Brian Walker, a dual Canadian and American citizen, has trained, worked and ridden alongside the best in the world over the last 25 years. As a junior, Brian won the Maclay Medal Equitation Championship in 2001. Brian has made a name for himself by developing quality horses into successful competitors in both the hunter and jumper arenas, earning accolades for himself and his clients. Do you have a question you want Brian to answer? Send questions to email@example.com.
My horse is stronger on his right ride. Do you have any favorite exercises to help him become more flexible, more bilateral and strengthen his left side?

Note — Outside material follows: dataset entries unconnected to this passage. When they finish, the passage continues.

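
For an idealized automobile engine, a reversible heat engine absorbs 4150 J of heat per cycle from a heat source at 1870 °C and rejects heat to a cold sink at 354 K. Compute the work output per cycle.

W ≈ 3465 J

T_H = 1870 °C → 1870 + 273.15 = 2143.15 K.
For a reversible engine, η = 1 − T_C/T_H = 1 − 354.00/2143.15 = 0.8348.
W = η·Q_H = 0.8348 × 4150 = 3465 J.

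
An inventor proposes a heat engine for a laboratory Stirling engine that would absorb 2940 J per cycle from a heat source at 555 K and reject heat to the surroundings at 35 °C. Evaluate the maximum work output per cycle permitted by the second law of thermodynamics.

T_C = 35 °C → 35 + 273.15 = 308.15 K.
The upper bound on efficiency is η_max = 1 − T_C/T_H = 1 − 308.15/555.00 = 0.4448.
W_max = η_max · Q_H = 0.4448 × 2940 = 1310 J.

W_max ≈ 1310 J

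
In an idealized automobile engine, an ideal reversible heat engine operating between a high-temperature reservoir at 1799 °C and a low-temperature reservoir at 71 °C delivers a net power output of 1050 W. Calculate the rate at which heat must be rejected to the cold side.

Q̇_C ≈ 209 W

T_H = 1799 °C → 1799 + 273.15 = 2072.15 K.
T_C = 71 °C → 71 + 273.15 = 344.15 K.
Carnot efficiency: η = 1 − T_C/T_H = 1 − 344.15/2072.15 = 0.8339.
Since Q_C/Q_H = T_C/T_H and Q_H = W/η, Q_C = W·T_C/(T_H − T_C) = 1050 × 344.15/1728.00 = 209 W.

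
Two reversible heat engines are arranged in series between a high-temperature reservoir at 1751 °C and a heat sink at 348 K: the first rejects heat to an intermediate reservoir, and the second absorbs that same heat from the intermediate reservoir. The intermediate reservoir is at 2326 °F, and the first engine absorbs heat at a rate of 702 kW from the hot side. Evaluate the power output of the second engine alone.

Ẇ₂ ≈ 416 kW

T_H = 1751 °C → 1751 + 273.15 = 2024.15 K.
T_m = 2326 °F → (2326 − 32) × 5/9 = 1274.44 °C = 1547.59 K.
Heat entering the second stage: Q_m = Q_H·(T_m/T_H) = 702 × 1547.59/2024.15 = 537 kW.
Second-stage efficiency η₂ = 1 − T_C/T_m = 1 − 348.00/1547.59 = 0.7751, so W₂ = η₂·Q_m = 416 kW.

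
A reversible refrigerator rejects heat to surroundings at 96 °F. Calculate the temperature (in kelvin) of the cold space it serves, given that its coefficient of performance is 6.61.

T_C ≈ 268 K

T_H = 96 °F → (96 − 32) × 5/9 = 35.56 °C = 308.71 K.
COP_R = T_C/(T_H − T_C) ⇒ T_C = T_H·COP_R/(1 + COP_R) = 308.71 × 6.61/(1 + 6.61) = 268 K.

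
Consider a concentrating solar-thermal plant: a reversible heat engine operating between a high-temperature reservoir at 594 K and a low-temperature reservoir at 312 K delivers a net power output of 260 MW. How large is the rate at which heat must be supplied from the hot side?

Q̇_H ≈ 548 MW

For a reversible engine, η = 1 − T_C/T_H = 1 − 312.00/594.00 = 0.4747.
Q_H = W/η = 260/0.4747 = 548 MW.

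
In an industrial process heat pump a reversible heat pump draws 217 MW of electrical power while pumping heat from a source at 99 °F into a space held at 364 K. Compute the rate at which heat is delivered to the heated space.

T_C = 99 °F → (99 − 32) × 5/9 = 37.22 °C = 310.37 K.
The Carnot heat-pump COP is COP_HP = T_H/(T_H − T_C) = 364.00/53.63 = 6.7875.
Q_H = COP_HP · W = 6.7875 × 217 = 1470 MW.

Q̇_H ≈ 1470 MW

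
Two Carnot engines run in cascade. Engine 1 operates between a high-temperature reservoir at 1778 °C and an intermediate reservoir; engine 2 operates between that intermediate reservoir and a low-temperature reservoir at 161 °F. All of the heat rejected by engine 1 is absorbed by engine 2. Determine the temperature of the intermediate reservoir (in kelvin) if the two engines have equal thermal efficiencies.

T_m ≈ 841 K

T_H = 1778 °C → 1778 + 273.15 = 2051.15 K.
T_C = 161 °F → (161 − 32) × 5/9 = 71.67 °C = 344.82 K.
Equal efficiencies require 1 − T_m/T_H = 1 − T_C/T_m, i.e. T_m/T_H = T_C/T_m, so T_m = √(T_H·T_C) = √(2051.15 × 344.82) = 841 K.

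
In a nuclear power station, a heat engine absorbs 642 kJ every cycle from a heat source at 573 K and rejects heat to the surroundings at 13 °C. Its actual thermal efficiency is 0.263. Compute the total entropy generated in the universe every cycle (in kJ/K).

T_C = 13 °C → 13 + 273.15 = 286.15 K.
W = η·Q_H = 0.263 × 642 = 168.8 kJ, so Q_C = Q_H − W = 473.2 kJ.
Entropy balance on the reservoirs: −Q_H/T_H = -1.120 kJ/K, +Q_C/T_C = 1.654 kJ/K.
ΔS_univ = −Q_H/T_H + Q_C/T_C = 0.533 kJ/K (> 0, since η = 0.263 < η_Carnot = 0.501).

ΔS_univ ≈ 0.533 kJ/K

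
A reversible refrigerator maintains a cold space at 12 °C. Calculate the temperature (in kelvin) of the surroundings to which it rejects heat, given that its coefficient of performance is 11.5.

T_C = 12 °C → 12 + 273.15 = 285.15 K.
COP_R = T_C/(T_H − T_C) ⇒ T_H = T_C·(1 + 1/COP_R) = 285.15 × (1 + 1/11.5) = 310 K.

T_H ≈ 310 K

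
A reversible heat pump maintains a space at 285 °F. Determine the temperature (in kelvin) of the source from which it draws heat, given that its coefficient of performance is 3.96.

T_H = 285 °F → (285 − 32) × 5/9 = 140.56 °C = 413.71 K.
COP_HP = T_H/(T_H − T_C) ⇒ T_C = T_H·(COP_HP − 1)/COP_HP = 413.71 × (3.96 − 1)/3.96 = 309 K.

T_C ≈ 309 K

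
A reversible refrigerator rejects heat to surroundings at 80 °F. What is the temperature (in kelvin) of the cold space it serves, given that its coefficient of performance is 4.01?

T_C ≈ 240 K

T_H = 80 °F → (80 − 32) × 5/9 = 26.67 °C = 299.82 K.
COP_R = T_C/(T_H − T_C) ⇒ T_C = T_H·COP_R/(1 + COP_R) = 299.82 × 4.01/(1 + 4.01) = 240 K.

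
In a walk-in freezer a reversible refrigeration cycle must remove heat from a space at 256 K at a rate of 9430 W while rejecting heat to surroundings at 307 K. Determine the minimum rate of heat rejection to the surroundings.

Q̇_H ≈ 11300 W

For a reversible cycle Q_H/Q_C = T_H/T_C, so Q_H = Q_C·T_H/T_C = 9430 × 307.00/256.00 = 11300 W.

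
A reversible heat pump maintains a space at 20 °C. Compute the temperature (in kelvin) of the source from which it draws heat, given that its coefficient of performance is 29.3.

T_C ≈ 283 K

T_H = 20 °C → 20 + 273.15 = 293.15 K.
COP_HP = T_H/(T_H − T_C) ⇒ T_C = T_H·(COP_HP − 1)/COP_HP = 293.15 × (29.3 − 1)/29.3 = 283 K.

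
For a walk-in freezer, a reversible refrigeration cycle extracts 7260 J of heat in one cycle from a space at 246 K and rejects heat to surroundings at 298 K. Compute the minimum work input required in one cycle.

W_in ≈ 1535 J

For a reversible refrigerator, COP_R = T_C/(T_H − T_C) = 246.00/52.00 = 4.7308.
W = Q_C/COP_R = 7260/4.7308 = 1535 J.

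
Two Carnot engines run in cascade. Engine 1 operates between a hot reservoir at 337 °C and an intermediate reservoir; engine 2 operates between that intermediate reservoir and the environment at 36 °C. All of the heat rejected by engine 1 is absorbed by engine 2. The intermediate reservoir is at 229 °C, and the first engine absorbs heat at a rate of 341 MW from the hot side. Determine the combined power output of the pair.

Ẇ_total ≈ 168 MW

T_H = 337 °C → 337 + 273.15 = 610.15 K.
T_C = 36 °C → 36 + 273.15 = 309.15 K.
Two reversible stages in series are equivalent to a single Carnot engine between T_H and T_C, so η_total = 1 − T_C/T_H = 1 − 309.15/610.15 = 0.4933.
W_total = η_total · Q_H = 0.4933 × 341 = 168 MW.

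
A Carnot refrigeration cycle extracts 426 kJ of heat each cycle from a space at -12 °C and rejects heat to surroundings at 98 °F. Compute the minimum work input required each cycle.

W_in ≈ 79.4 kJ

T_H = 98 °F → (98 − 32) × 5/9 = 36.67 °C = 309.82 K.
T_C = -12 °C → -12 + 273.15 = 261.15 K.
For a reversible refrigerator, COP_R = T_C/(T_H − T_C) = 261.15/48.67 = 5.3661.
W = Q_C/COP_R = 426/5.3661 = 79.4 kJ.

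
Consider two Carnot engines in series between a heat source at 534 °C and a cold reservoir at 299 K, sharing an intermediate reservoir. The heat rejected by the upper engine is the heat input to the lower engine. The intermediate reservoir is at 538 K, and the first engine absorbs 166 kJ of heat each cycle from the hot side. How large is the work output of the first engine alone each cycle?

W₁ ≈ 55.35 kJ

T_H = 534 °C → 534 + 273.15 = 807.15 K.
First-stage efficiency η₁ = 1 − T_m/T_H = 1 − 538.00/807.15 = 0.3335.
W₁ = η₁·Q_H = 0.3335 × 166 = 55.35 kJ.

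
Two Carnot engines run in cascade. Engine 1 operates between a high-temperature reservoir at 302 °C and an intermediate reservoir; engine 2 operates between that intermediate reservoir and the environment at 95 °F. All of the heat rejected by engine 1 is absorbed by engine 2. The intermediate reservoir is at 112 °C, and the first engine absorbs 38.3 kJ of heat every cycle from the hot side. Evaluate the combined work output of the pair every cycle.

T_H = 302 °C → 302 + 273.15 = 575.15 K.
T_C = 95 °F → (95 − 32) × 5/9 = 35.00 °C = 308.15 K.
Two reversible stages in series are equivalent to a single Carnot engine between T_H and T_C, so η_total = 1 − T_C/T_H = 1 − 308.15/575.15 = 0.4642.
W_total = η_total · Q_H = 0.4642 × 38.3 = 17.78 kJ.

W_total ≈ 17.78 kJ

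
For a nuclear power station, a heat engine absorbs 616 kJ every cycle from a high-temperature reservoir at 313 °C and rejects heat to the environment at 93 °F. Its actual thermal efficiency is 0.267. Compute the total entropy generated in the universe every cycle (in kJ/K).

T_H = 313 °C → 313 + 273.15 = 586.15 K.
T_C = 93 °F → (93 − 32) × 5/9 = 33.89 °C = 307.04 K.
W = η·Q_H = 0.267 × 616 = 164.5 kJ, so Q_C = Q_H − W = 451.5 kJ.
The hot reservoir loses entropy Q_H/T_H = 616/586.15 = 1.051 kJ/K; the cold reservoir gains Q_C/T_C = 451.5/307.04 = 1.471 kJ/K.
ΔS_univ = −Q_H/T_H + Q_C/T_C = 0.420 kJ/K (> 0, since η = 0.267 < η_Carnot = 0.476).

ΔS_univ ≈ 0.420 kJ/K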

Horses, like people, have one side or the other that they are more comfortable with. The key to better success in the ring is making sure the horses are equally competent on one lead as they are on the other. When a horse is stronger on the right lead, then you have to work the left lead more. You should start by riding on the flat more to the left than to the right. You can also lunge your horse with side reins only to the left to help strengthen the left side. Simple exercises over small fences on the left lead will also help. Make more small oxers instead of verticals — this will make a horse use more power. Keeping the jumps small to help condition the horse is smart, so you can repeat the exercise a few times, even when the horse gets tired, without taking any confidence away from the horse.

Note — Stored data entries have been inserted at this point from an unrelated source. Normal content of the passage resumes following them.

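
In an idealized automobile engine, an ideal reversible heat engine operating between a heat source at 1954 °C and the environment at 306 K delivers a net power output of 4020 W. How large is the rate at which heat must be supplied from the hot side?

Q̇_H ≈ 4660 W

T_H = 1954 °C → 1954 + 273.15 = 2227.15 K.
Since the cycle is reversible, η = 1 − T_C/T_H = 1 − 306.00/2227.15 = 0.8626.
Q_H = W/η = 4020/0.8626 = 4660 W.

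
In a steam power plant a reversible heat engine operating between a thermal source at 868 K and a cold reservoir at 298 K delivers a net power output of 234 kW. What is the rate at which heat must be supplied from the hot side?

Since the cycle is reversible, η = 1 − T_C/T_H = 1 − 298.00/868.00 = 0.6567.
Q_H = W/η = 234/0.6567 = 356 kW.

Q̇_H ≈ 356 kW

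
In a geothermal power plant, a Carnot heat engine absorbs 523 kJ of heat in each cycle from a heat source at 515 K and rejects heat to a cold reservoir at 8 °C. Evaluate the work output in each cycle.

W ≈ 237 kJ

T_C = 8 °C → 8 + 273.15 = 281.15 K.
For a reversible engine, η = 1 − T_C/T_H = 1 − 281.15/515.00 = 0.4541.
W = η·Q_H = 0.4541 × 523 = 237 kJ.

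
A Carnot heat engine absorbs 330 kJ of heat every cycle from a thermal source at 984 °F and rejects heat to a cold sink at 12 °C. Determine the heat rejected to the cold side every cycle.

T_H = 984 °F → (984 − 32) × 5/9 = 528.89 °C = 802.04 K.
T_C = 12 °C → 12 + 273.15 = 285.15 K.
For a reversible engine, η = 1 − T_C/T_H = 1 − 285.15/802.04 = 0.6445.
For a reversible cycle Q_C/Q_H = T_C/T_H, so Q_C = 330 × 285.15/802.04 = 117 kJ.

Q_C ≈ 117 kJ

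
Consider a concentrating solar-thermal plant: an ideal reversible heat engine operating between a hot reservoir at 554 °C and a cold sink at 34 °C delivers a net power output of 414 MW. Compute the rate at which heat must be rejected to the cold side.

Q̇_C ≈ 245 MW

T_H = 554 °C → 554 + 273.15 = 827.15 K.
T_C = 34 °C → 34 + 273.15 = 307.15 K.
η_rev = 1 − T_C/T_H = 1 − 307.15/827.15 = 0.6287.
Since Q_C/Q_H = T_C/T_H and Q_H = W/η, Q_C = W·T_C/(T_H − T_C) = 414 × 307.15/520.00 = 245 MW.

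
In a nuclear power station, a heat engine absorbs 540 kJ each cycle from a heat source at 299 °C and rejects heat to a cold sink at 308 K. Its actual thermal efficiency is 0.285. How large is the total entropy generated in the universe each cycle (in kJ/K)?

T_H = 299 °C → 299 + 273.15 = 572.15 K.
W = η·Q_H = 0.285 × 540 = 153.9 kJ, so Q_C = Q_H − W = 386.1 kJ.
Reservoir entropy changes: ΔS_H = −Q_H/T_H = −540/572.15 = -0.9438 kJ/K and ΔS_C = +Q_C/T_C = 386.1/308.00 = 1.254 kJ/K.
ΔS_univ = −Q_H/T_H + Q_C/T_C = 0.310 kJ/K (> 0, since η = 0.285 < η_Carnot = 0.462).

ΔS_univ ≈ 0.310 kJ/K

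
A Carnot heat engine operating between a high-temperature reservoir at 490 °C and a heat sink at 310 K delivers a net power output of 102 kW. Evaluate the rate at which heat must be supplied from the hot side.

Q̇_H ≈ 172 kW

T_H = 490 °C → 490 + 273.15 = 763.15 K.
Since the cycle is reversible, η = 1 − T_C/T_H = 1 − 310.00/763.15 = 0.5938.
Q_H = W/η = 102/0.5938 = 172 kW.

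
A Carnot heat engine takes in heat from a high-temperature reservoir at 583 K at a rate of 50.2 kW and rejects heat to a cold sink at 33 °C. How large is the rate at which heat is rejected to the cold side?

Q̇_C ≈ 26.4 kW

T_C = 33 °C → 33 + 273.15 = 306.15 K.
η_rev = 1 − T_C/T_H = 1 − 306.15/583.00 = 0.4749.
For a reversible cycle Q_C/Q_H = T_C/T_H, so Q_C = 50.2 × 306.15/583.00 = 26.4 kW.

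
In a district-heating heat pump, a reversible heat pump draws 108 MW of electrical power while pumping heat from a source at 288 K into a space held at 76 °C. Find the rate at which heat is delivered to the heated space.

Q̇_H ≈ 616.7 MW

T_H = 76 °C → 76 + 273.15 = 349.15 K.
Reversible heating COP: COP_HP = T_H/(T_H − T_C) = 349.15/61.15 = 5.7097.
Q_H = COP_HP · W = 5.7097 × 108 = 616.7 MW.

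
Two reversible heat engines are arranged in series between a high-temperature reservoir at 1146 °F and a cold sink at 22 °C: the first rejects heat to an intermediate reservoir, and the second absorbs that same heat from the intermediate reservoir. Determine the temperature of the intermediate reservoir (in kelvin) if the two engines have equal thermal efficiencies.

T_H = 1146 °F → (1146 − 32) × 5/9 = 618.89 °C = 892.04 K.
T_C = 22 °C → 22 + 273.15 = 295.15 K.
Equal efficiencies require 1 − T_m/T_H = 1 − T_C/T_m, i.e. T_m/T_H = T_C/T_m, so T_m = √(T_H·T_C) = √(892.04 × 295.15) = 513 K.

T_m ≈ 513 K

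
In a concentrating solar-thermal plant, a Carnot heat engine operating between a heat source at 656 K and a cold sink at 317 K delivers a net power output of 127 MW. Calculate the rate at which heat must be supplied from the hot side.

Q̇_H ≈ 246 MW

η_rev = 1 − T_C/T_H = 1 − 317.00/656.00 = 0.5168.
Q_H = W/η = 127/0.5168 = 246 MW.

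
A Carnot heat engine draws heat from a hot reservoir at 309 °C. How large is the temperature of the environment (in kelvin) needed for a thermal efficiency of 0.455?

T_C ≈ 317.3 K

T_H = 309 °C → 309 + 273.15 = 582.15 K.
From η = 1 − T_C/T_H, T_C = T_H·(1 − η) = 582.15 × (1 − 0.455) = 317.3 K.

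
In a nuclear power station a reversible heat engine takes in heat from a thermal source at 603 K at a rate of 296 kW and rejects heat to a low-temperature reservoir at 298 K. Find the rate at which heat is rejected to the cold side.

Q̇_C ≈ 146.3 kW

η_rev = 1 − T_C/T_H = 1 − 298.00/603.00 = 0.5058.
For a reversible cycle Q_C/Q_H = T_C/T_H, so Q_C = 296 × 298.00/603.00 = 146.3 kW.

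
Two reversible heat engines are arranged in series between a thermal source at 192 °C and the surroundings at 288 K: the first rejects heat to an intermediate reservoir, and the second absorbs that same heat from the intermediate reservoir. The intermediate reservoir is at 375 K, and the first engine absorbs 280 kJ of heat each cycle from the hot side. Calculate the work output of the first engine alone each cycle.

T_H = 192 °C → 192 + 273.15 = 465.15 K.
First-stage efficiency η₁ = 1 − T_m/T_H = 1 − 375.00/465.15 = 0.1938.
W₁ = η₁·Q_H = 0.1938 × 280 = 54.27 kJ.

W₁ ≈ 54.27 kJ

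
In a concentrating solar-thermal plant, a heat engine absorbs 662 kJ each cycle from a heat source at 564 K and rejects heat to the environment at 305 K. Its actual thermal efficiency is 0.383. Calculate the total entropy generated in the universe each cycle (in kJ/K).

W = η·Q_H = 0.383 × 662 = 253.5 kJ, so Q_C = Q_H − W = 408.5 kJ.
Reservoir entropy changes: ΔS_H = −Q_H/T_H = −662/564.00 = -1.174 kJ/K and ΔS_C = +Q_C/T_C = 408.5/305.00 = 1.339 kJ/K.
ΔS_univ = −Q_H/T_H + Q_C/T_C = 0.1654 kJ/K (> 0, since η = 0.383 < η_Carnot = 0.459).

ΔS_univ ≈ 0.1654 kJ/K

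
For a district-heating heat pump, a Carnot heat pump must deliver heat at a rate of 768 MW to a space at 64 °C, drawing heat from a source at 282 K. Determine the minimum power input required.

T_H = 64 °C → 64 + 273.15 = 337.15 K.
For a reversible heat pump, COP_HP = T_H/(T_H − T_C) = 337.15/55.15 = 6.1133.
W = Q_H/COP_HP = 768/6.1133 = 126 MW.

Ẇ_in ≈ 126 MW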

What is the best piece of advice you’ve ever given?
I like to think that any advice I give makes a difference and the rider finds what I say to be helpful. It’s difficult to pick out one piece of advice that stands out more than another, as every horse and rider are different and all have different weaknesses. I think the best advice is whatever makes a difference. One thing I always tell students, which I think is my “best” advice, is to have fun. Myself included, sometimes we forget that we need to have fun competing and training; otherwise, what’s the point of doing it?
What’s your favorite piece of training advice to share?
My favorite piece of advice to give riders is, “let the horse do the work.” Over the years, I’ve found myself preaching this time and time again, no matter what the discipline. There are so many riders who try to do too much and interfere with their horse. Riders have one job and horses have another. Everyone needs to stay in their lane to have the most success. Let horses do what they are good at.
After a busy show season, I want to give my horse a break, but still keep him in great shape for his own good. He likes the summer grass too much! What’s the best summer work schedule you’ve found for young competitive horses?
When it comes to young horses, the best time of year to show is the summer. Take advantage of the nice weather and a change to go to a few different venues. A young horse can gain valuable experience going to different places. I think 10 shows during the summer/fall months is enough. Then, after the fall season shows are over, I suggest giving young horses a break. Horses and riders don’t have as much motivation during winter months. I feel that young horses don’t need to go show at any winter tours. Competing in one place for three or four months over the same jumps will only teach them to become careless. Horses can go out in paddocks during winter months; cold doesn’t affect them, as they are from a colder European climate to begin with. I would also put them in the walker a few times a week, and maybe lunge them a few times a week, just to keep some muscle tone. Go a few months without riding, and then start training back in the spring. Once horses are 7 years old, I think they can stay in full-time work.